Pasamos el día observando los movimientos de los ingleses. Había un trasiego continuo de barcos entre la costa y la flota enemiga, cargando vituallas y armamento, por lo que intuimos que se preparaban para darnos guerra esa misma noche. Nosotros no les íbamos a la zaga, pues en la otra orilla habíamos abierto un corredor para que nuestros pequeños barcos pasasen a la costa con mensajes para las autoridades. Aunque en la parte holandesa nos amenazaba Justino de Nassau, en la francesa teníamos aliados, amigos de la Santa Alianza y de nuestro rey, que se ofrecieron a hacer cuanto fuera posible por nosotros, por lo que el duque pidió alimentos y armas que fueron concedidos y que serían embarcados en los días siguientes.

Mientras tanto seguíamos esperando en medio de aquella calma que auguraba malos tiempos. No nos fiábamos de la inacción de los cañones ingleses y tampoco esperábamos obtener respuesta positiva de las peticiones que el duque había hecho a Farnesio en repetidas ocasiones, en las que le pedía encarecidamente que apremiase y se dispusiera a embarcar, con la promesa de intentar dar cobertura con nuestras embarcaciones más pequeñas.

Al atardecer, cuando se tocó a ración, fuimos a buscar nuestro bizcocho y el poco vino que quedaba en los toneles y el furriel nos fue repartiendo las partes a las que cabíamos, uno por uno. Nos retiramos con aquella masa dura a intentar ingerirla poco a poco, con gran paciencia, mojando nuevamente con saliva y vino lo que había de convertirse en un manjar para el hambre que acumulábamos. Entonces, cuando nos afanábamos en tan desagradable tarea, José Álvarez, un extremeño del Almendral, cultivado pero con aspecto de bestia, espaldas de roble y tórax de mulo, escupió el trozo de bizcocho que tenía en la boca:

—¡Será posible! —protestó señalando el escupitajo.

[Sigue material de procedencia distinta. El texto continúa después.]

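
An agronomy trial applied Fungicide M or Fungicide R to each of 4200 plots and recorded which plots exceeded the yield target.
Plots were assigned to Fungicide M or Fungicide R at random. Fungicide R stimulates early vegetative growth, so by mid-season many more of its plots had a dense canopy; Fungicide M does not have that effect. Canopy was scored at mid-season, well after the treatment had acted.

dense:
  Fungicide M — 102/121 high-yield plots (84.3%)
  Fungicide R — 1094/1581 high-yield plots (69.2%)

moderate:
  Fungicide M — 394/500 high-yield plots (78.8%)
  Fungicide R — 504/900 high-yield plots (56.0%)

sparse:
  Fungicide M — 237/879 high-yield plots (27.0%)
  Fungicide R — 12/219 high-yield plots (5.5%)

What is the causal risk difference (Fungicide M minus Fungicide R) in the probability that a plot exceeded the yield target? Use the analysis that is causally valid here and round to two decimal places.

-0.11

The stratified and pooled comparisons disagree (Fungicide M wins within each mid-season canopy; Fungicide R wins overall), so the answer turns on the causal role of mid-season canopy.
Mid-season canopy is recorded after the fungicide and is itself shifted by it — it sits on the causal path from fungicide to outcome. Conditioning on a mediator would strip out part of the effect we want; the pooled comparison gives the total causal effect.
The causal difference is the pooled difference: 0.489 − 0.596 = -0.108.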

Lo miramos perplejos, y el castellano Medina se agachó. Observó un instante la masa deforme y exclamó:

—¡Gusanos!

Nos miramos unos a otros. Se extendió la alarma por todo el barco en un momento y al cabo todos estábamos gritando lo mismo.

—¡Está agusanado! ¡Se ha estropeado hasta el bizcocho! —gritaba fuera de sí toda la compañía.

Lo del bizcocho agusanado no era nuevo. Los marineros estaban acostumbrados a que en las largas travesías sucediese tal descalabro; pero ocurría que en esta ocasión era escasa la comida que quedaba, de la cual tendríamos que desechar buena parte.

—Estamos listos —oí decir a Idiáquez, que fue en busca del capitán, quien a aquellas horas estaría comiendo las reservas de carne y pescado que aún quedasen en las bodegas, rodeado de oficiales y gente principal.